The last ride was held in 2009, and last year, the National Bison Range’s new project manager, Jeff King, called off the event, usually held on the third Sunday in May. King did not return phone calls by press time, but he reportedly told Stenberg that the trail ride didn’t not meet the Range’s “Appropriate Use and Compatibility Evaluation.”

The hundreds of riders who come from as far away as England and the Virgin Islands to be a part of the annual tradition would disagree, Stenberg said.

“(The trail ride) is one of the biggest things for the Fish and Wildlife Service,” he said. “It’s surprising how big a deal it was … (Riders) come from all over the world. We always had a lot of foreign people there.”

While the Mission Rangers are frustrated with not being allowed to continue a practice that Stenberg says has been held without a major problem since its start during the Korean War, the heart of the issue is access to public lands, he explained.

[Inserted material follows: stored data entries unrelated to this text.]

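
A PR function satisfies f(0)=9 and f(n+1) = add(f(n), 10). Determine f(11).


f(0) = 9
f(1) = add(f(0), 10) = add(9, 10) = 19
f(2) = add(f(1), 10) = add(19, 10) = 29
f(3) = add(f(2), 10) = add(29, 10) = 39
f(4) = add(f(3), 10) = add(39, 10) = 49
f(5) = add(f(4), 10) = add(49, 10) = 59
f(6) = add(f(5), 10) = add(59, 10) = 69
f(7) = add(f(6), 10) = add(69, 10) = 79
f(8) = add(f(7), 10) = add(79, 10) = 89
f(9) = add(f(8), 10) = add(89, 10) = 99
f(10) = add(f(9), 10) = add(99, 10) = 109
f(11) = add(f(10), 10) = add(109, 10) = 119


119


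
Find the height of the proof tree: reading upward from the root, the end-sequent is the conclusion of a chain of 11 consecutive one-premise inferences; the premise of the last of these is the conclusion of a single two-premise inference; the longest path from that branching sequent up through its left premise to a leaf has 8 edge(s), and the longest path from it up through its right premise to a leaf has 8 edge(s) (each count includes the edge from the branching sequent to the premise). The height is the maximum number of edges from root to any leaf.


Longest path through the left premise: 8 edges (measured from the branching sequent)
Longest path through the right premise: 8 edges
Height of the subtree rooted at the branching sequent: max(8, 8) = 8
The branching sequent sits 11 edges above the root (the chain of one-premise inferences), so height = 8 + 11 = 19

19


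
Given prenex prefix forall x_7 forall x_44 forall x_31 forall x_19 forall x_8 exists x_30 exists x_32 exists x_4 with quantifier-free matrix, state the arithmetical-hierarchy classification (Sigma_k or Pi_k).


Leading quantifier is forall, so the class is Pi.
Number of quantifier blocks = alternations + 1 = 1 + 1 = 2.
Classification: Pi_2

Pi_2


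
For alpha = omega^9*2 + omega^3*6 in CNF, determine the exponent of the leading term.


CNF: omega^9*2 + omega^3*6
The leading term is omega^9*2, which has exponent 9.

9


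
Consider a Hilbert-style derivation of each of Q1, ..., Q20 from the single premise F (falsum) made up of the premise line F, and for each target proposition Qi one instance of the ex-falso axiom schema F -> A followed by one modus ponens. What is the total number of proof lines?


Ex falso, line by line:
- 1 premise line (F)
- 20 targets, each needing 1 axiom instance (F -> Qi) + 1 MP = 2 lines: 2 * 20 = 40
Total = 1 + 40 = 41 lines.

41


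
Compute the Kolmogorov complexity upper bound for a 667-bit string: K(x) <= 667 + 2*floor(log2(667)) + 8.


floor(log2(667)) = 9
2 * 9 = 18
K(x) <= 667 + 18 + 8 = 693

693


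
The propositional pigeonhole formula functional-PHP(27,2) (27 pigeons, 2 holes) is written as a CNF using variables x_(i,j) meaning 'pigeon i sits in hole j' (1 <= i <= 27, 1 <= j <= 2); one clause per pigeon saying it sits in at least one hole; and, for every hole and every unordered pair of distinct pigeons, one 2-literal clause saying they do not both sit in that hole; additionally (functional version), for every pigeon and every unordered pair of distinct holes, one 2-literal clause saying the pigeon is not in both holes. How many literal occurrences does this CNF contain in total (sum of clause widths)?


functional-PHP(27,2): 27 pigeons, 2 holes, 27*2 = 54 variables.
- pigeon clauses: one per pigeon -> 27 clauses of width 2 -> 54 literals
- hole clauses: 2 holes * C(27,2) = 2 * 351 -> 702 clauses of width 2 -> 1404 literals
- functional clauses: 27 pigeons * C(2,2) = 27 * 1 -> 27 clauses of width 2 -> 54 literals
Total literal occurrences = 54 + 1404 + 54 = 1512

1512


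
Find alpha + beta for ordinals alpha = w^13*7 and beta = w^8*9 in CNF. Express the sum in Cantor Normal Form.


Ordinal addition w^13*7 + w^8*9:
Leading exponent of alpha (13) > leading exponent of beta (8).
Since alpha's term has higher exponent than beta's leading term,
the sum is simply alpha followed by beta.
Result = w^13*7 + w^8*9

w^13*7 + w^8*9


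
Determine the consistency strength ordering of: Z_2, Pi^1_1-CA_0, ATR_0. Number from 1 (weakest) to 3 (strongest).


Ordering by consistency strength:
1. ATR_0
2. Pi^1_1-CA_0
3. Z_2


Z_2=3, Pi^1_1-CA_0=2, ATR_0=1


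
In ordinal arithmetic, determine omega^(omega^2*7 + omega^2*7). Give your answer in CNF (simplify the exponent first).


omega^(omega^2*7 + omega^2*7):
Both terms of the exponent have the same exponent 2, so they merge: omega^2*7 + omega^2*7 = omega^2*(7+7) = omega^2*14.
omega raised to a CNF ordinal is a single CNF term: Result = omega^(omega^2*14)

omega^(omega^2*14)


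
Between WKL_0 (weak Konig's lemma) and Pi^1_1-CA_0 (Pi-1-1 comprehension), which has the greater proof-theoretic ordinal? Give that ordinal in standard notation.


Proof-theoretic ordinal of WKL_0 (weak Konig's lemma): omega^omega
Proof-theoretic ordinal of Pi^1_1-CA_0 (Pi-1-1 comprehension): psi_0(Omega_omega)
Comparing: omega^omega < psi_0(Omega_omega).
The larger ordinal is psi_0(Omega_omega) (from Pi^1_1-CA_0 (Pi-1-1 comprehension)).

psi_0(Omega_omega)


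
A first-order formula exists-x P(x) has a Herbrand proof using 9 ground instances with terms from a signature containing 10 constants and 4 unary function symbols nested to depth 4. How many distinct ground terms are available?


Herbrand terms by depth:
Depth 0: 10 constants
Depth 1: 40 new terms (running total: 50)
Depth 2: 160 new terms (running total: 210)
Depth 3: 640 new terms (running total: 850)
Depth 4: 2560 new terms (running total: 3410)
Total distinct ground terms = 3410

3410


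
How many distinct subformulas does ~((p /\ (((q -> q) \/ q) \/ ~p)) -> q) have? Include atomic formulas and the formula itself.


Formula: ~((p /\ (((q -> q) \/ q) \/ ~p)) -> q)
Subformulas found:
  1. q
  2. p
  3. ~p
  4. (q -> q)
  5. ((q -> q) \/ q)
  6. (((q -> q) \/ q) \/ ~p)
  7. (p /\ (((q -> q) \/ q) \/ ~p))
  8. ((p /\ (((q -> q) \/ q) \/ ~p)) -> q)
  9. ~((p /\ (((q -> q) \/ q) \/ ~p)) -> q)
Total distinct subformulas = 9

9


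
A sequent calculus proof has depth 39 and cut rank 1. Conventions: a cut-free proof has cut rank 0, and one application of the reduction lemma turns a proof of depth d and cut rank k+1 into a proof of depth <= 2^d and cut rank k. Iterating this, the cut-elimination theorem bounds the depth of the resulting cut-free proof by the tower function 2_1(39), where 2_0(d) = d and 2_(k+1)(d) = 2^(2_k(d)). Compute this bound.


Each rank reduction sends depth d to at most 2^d; cut rank r needs r reductions.
2_0(39) = 39
2_1(39) = 2^39 = 549755813888
Cut-free depth bound = 549755813888

549755813888


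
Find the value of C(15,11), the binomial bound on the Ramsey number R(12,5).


R(12,5) <= C(12+5-2, 12-1) = C(15, 11)
C(15, 11) = 15! / (11! * 4!)
= 1365

1365


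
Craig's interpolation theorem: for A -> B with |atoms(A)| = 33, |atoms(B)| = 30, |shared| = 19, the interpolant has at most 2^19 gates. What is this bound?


Shared atoms = 19
Craig interpolant size bound = 2^19
= 524288

524288


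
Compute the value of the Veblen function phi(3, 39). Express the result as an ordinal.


phi(3, 39):
phi(3, beta) = eta_beta (the beta-th eta number, fixed point of zeta).
phi(3, 39) = eta_39

eta_39


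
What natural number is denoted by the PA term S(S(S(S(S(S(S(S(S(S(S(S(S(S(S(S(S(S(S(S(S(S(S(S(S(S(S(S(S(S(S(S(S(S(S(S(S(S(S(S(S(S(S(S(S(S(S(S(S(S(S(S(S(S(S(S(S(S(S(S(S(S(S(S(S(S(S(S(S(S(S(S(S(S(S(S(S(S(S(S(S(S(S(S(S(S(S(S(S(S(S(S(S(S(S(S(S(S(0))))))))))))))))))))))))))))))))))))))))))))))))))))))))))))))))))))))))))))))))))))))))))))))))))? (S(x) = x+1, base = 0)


Counting successors applied to 0:
98 applications of S to 0 = 98

98


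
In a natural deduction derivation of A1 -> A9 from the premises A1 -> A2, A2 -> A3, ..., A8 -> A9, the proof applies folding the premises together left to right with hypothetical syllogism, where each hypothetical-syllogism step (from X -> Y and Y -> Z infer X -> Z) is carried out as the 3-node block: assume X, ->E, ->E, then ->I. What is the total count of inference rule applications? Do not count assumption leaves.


There are 8 premises in the chain. The first HS step combines premises 1 and 2; each further premise needs one more HS step.
So 8 premises require 8 - 1 = 7 hypothetical-syllogism steps.
Each HS step uses 3 inference nodes (->E, ->E, ->I).
7 * 3 = 21 total inference nodes.

21


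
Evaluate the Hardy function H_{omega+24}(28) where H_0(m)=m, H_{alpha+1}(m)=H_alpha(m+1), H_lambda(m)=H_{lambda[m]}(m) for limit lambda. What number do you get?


H_{omega+24}(28):
Unwind the 24 successor steps: H_{omega+24}(28) = H_omega(28+24) = H_omega(52).
H_omega(m) = H_m(m) = m + m = 2m.
Result = 2 * 52 = 104

104


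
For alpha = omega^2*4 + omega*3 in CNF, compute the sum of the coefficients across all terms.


CNF: omega^2*4 + omega*3
Coefficients: 4 + 3 = 7

7


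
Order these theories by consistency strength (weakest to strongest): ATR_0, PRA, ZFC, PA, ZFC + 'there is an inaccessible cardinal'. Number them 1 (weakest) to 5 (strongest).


Ordering by consistency strength:
1. PRA
2. PA
3. ATR_0
4. ZFC
5. ZFC + 'there is an inaccessible cardinal'


ATR_0=3, PRA=1, ZFC=4, PA=2, ZFC + 'there is an inaccessible cardinal'=5


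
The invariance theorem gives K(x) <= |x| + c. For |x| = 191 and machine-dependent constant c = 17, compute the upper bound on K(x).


K(x) <= |x| + c = 191 + 17 = 208

208


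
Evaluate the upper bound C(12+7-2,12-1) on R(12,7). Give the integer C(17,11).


R(12,7) <= C(12+7-2, 12-1) = C(17, 11)
C(17, 11) = 17! / (11! * 6!)
= 12376

12376


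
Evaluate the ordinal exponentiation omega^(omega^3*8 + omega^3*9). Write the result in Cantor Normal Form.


omega^(omega^3*8 + omega^3*9):
Both terms of the exponent have the same exponent 3, so they merge: omega^3*8 + omega^3*9 = omega^3*(8+9) = omega^3*17.
omega raised to a CNF ordinal is a single CNF term: Result = omega^(omega^3*17)

omega^(omega^3*17)


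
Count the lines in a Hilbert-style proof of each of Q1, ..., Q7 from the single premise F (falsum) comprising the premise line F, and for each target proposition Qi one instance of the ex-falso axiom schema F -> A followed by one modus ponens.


Ex falso, line by line:
- 1 premise line (F)
- 7 targets, each needing 1 axiom instance (F -> Qi) + 1 MP = 2 lines: 2 * 7 = 14
Total = 1 + 14 = 15 lines.

15


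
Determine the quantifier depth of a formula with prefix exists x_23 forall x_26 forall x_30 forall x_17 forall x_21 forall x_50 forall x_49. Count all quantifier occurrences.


Quantifier prefix has 7 quantifier symbols.
Quantifier depth = 7

7


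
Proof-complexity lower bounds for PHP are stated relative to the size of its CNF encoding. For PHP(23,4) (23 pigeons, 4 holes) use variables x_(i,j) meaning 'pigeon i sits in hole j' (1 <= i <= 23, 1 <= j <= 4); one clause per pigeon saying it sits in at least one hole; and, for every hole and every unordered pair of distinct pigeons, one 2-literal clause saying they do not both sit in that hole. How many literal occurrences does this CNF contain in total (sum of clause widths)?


PHP(23,4): 23 pigeons, 4 holes, 23*4 = 92 variables.
- pigeon clauses: one per pigeon -> 23 clauses of width 4 -> 92 literals
- hole clauses: 4 holes * C(23,2) = 4 * 253 -> 1012 clauses of width 2 -> 2024 literals
Total literal occurrences = 92 + 2024 = 2116

2116


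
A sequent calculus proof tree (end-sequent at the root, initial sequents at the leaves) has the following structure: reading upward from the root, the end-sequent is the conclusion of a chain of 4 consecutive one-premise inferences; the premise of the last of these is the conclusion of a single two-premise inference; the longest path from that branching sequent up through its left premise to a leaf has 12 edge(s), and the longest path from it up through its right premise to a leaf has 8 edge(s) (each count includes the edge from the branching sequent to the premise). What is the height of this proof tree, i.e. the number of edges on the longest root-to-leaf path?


Longest path through the left premise: 12 edges (measured from the branching sequent)
Longest path through the right premise: 8 edges
Height of the subtree rooted at the branching sequent: max(12, 8) = 12
The branching sequent sits 4 edges above the root (the chain of one-premise inferences), so height = 12 + 4 = 16

16


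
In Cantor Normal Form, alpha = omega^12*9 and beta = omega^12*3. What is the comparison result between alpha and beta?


Compare term by term from highest exponent:
alpha = omega^12*9
beta = omega^12*3
Term 1: alpha has omega^12*9, beta has omega^12*3
Result: alpha > beta

alpha > beta


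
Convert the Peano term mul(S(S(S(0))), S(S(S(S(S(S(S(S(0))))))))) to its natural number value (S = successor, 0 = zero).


mul(S^3(0), S^8(0)):
S^3(0) = 3
S^8(0) = 8
3 * 8 = 24

24


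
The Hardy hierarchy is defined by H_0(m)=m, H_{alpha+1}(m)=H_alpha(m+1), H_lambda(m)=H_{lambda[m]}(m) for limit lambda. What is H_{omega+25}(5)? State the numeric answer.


H_{omega+25}(5):
Unwind the 25 successor steps: H_{omega+25}(5) = H_omega(5+25) = H_omega(30).
H_omega(m) = H_m(m) = m + m = 2m.
Result = 2 * 30 = 60

60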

National parks such as Yellowstone and Glacier allow the public opportunity to experience the park via horseback, he pointed out, and he believes the Bison Range shouldn’t be any different.

“The idea was it’s public-owned property; it’s public land,” Stenberg said. “I want the public to have access to that range.”

In a letter to U.S. Rep. Denny Rehberg, R-Mont., Stenberg asked, “Do we honestly think that sitting in a car’s backseat can compare with the experience of riding the backcountry of the National Bison Range and seeing herds of wild bison, elk, bighorn sheep and even mountain goat?

“As rural Montanans we are increasingly having to stand up to these ‘winds of change’ from urban or non-western mindsets. Why are horses and their riders being discriminated against? If we are all taxpayers and thus all owners of our National Refuges, why can’t our National Bison Range be opened for horseback viewing of the wildlife one day of the year, as it has been since the time of the Korean War?” Stenberg wrote.